While thinking about how important it is to be serving, here is an article I recently read about a spiritual discipline that is rarely talked about.

The Spiritual Discipline of Solitude

Jesus went away from his disciples on many occasions. This journey into solitude and silence enabled Him to hear directly from His Father—a very valuable and productive experience. Over a half-dozen times, Jesus went to the mountains to pray and be alone with His Father. In Luke 6:12, Jesus went away to pray and then in verse 14 he chose the 12 Apostles. In Matthew 14:22 and following verses, after Jesus sent the disciples to the other side of the lake, He went away to pray and then came to them in the midst of their terror and calmed the storm.

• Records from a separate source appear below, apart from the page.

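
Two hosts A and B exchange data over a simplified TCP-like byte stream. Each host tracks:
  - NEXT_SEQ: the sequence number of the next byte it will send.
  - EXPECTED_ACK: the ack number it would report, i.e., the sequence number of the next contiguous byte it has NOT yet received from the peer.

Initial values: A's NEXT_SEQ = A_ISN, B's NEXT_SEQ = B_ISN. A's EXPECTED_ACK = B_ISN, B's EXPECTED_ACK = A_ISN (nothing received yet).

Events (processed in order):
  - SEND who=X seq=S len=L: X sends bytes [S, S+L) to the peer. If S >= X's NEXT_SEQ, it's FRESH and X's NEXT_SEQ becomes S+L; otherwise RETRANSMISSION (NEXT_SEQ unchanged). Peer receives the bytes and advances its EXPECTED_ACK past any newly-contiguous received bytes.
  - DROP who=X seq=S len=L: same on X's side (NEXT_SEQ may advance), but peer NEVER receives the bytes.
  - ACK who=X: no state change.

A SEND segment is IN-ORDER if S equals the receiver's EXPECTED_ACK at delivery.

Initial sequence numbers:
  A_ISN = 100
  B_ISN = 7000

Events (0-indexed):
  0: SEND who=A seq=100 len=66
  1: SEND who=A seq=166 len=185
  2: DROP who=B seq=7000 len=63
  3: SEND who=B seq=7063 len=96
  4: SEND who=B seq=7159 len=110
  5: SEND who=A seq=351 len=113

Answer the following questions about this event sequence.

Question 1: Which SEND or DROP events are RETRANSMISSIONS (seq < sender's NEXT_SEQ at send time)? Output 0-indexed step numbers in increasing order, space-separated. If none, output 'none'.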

I believe it is important to note that as we experience times of solitude, we are much better prepared to fill the expectations held for us by our church, our families and even ourselves.
What can we gain from times of solitude?

  • God’s presence in our lives—Exodus 33:14 And he said, “My presence will go with you, and I will give you rest.”
  • A sense of true rest—Psalm 116:7 Return, O my soul, to your rest; for the Lord has dealt bountifully with you.
  • A realistic escape from trouble—Psalm 55:6 And I say, “Oh, that I had wings like a dove! I would fly away and be at rest;
  • Prompting for Christian service—Matthew 11:29 Take my yoke upon you, and learn from me, for I am gentle and lowly in heart, and you will find rest for your souls.

What should you do to experience solitude?

  • Schedule a time, whether it is 10 minutes a day or an afternoon per week. Put it on your agenda and keep that time until it becomes a habit.
  • Shut the door to your room or draw away to any area where you can be alone. Sit with both feet on the floor and ask God to speak to you. Sometimes a short prayer like “Lord Jesus” might be used to keep you focused. When ideas come to your mind, write them down, but refocus your mind to silence so that God can speak.
  • Leave your prayer list alone during this time. This is God’s time for instructing, encouraging and loving you— not your time to try and check off your prayer requests.
  • After you have sat with God for whatever length of time you have chosen, end the session with the Lord’s Prayer. When you give God the time, He will speak to you. Your effectiveness doesn’t depend on your skill sets nearly as much as it does on your dependency on God and quietly sitting in His presence. See what happens!